Friday, August 5, 2016

Compliance Essentials: Documentation

Documentation is one of the essential cornerstones of any effective compliance program.

Henry was understandably nervous on the day his office was being audited by the Office for Civil Rights (OCR). While still feeling some butterflies, he was confident that his compliance efforts will pass the HIPAA audit. Henry was then asked a series of questions:

Auditor - Does your office have establish policies and procedures?
Henry - Yes we do!
Auditor - Show them to me.
Henry - Here is a copy of our employee handbook.
Auditor - This does not contain the necessary written information.
Henry - I thought it was enough . . .

Auditor - Does your office train your employees continuously?
Henry - Yes we do!
Auditor - Show me the training documentation.
Henry - Our employees are trained on compliance every year at our annual "compliance and pizza" meeting.
Auditor - That is not what I asked for.
Henry - I thought it was enough . . .

Auditor - Show me your breach disclosure log.
Henry - Our breach disclosure log . . .
Auditor - Do you not have one?
Henry - I'm not even sure what that log is.

At this point in the audit, Henry's confidence has vanished and he is now thinking about the possibility of having to look for another job.

OCR has stated that it views compliance as an "ongoing journey". When you are on a journey, your attention is focused on what lies ahead. However, if you stop for a moment and look behind you, you will see past evidence of your journey in the form of footprints. If you turn around, you will be able to retrace your journey by following those footprints. If it was not for your footprints, you would not be able to retrace your journey back to where you started.

This same idea of retracing your footprints and being able to follow the history of your journey, applies to your "ongoing journey of compliance". However, rather then leaving footprints behind you, you leave a paper trail called, documentation. By keeping your documentation up-to-date, you have a history of your compliance activity and evidence of where you currently stand (policies and procedures).
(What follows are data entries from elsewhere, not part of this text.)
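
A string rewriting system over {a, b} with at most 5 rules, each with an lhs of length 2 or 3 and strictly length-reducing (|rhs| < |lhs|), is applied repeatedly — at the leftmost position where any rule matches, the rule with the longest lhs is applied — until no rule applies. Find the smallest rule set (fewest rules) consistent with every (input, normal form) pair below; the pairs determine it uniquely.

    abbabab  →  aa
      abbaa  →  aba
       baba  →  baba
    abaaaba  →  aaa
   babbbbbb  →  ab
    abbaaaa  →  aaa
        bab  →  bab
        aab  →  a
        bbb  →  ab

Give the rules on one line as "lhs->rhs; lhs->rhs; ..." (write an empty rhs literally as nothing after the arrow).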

There are numerous benefits to good documentation:
  1. Paper Trail - This will be useful in demonstrating your compliance activity for an audit or possible protection against liability.
  2. Compliance Story - It is not only about what you did and the final outcome, but rather what factors were a part of your decision making process and what lead you to make the final decision.
  3. Hand-Me-Down - When an office changes Administrators or Compliance Officers, the newly appointed employee will be able to review previous documentation and have a better understanding of the organizations compliance history.
  4. Employee "Misunderstandings" - Documentation of policies and procedures go a long way to eliminating the employee "misunderstandings" that tend to crop-up. If an employee says that they did not know the policy, you can refer to the written policy and their acknowledgement of it that they signed during their training.
During an audit by OCR, they are wanting to look at your "ongoing journey of compliance". If your documentation is done well and is up-to-date, then you won't have to shy away from their questions. Simply take their hand and guide them through the history of your "ongoing journey of compliance" by following your own footprints.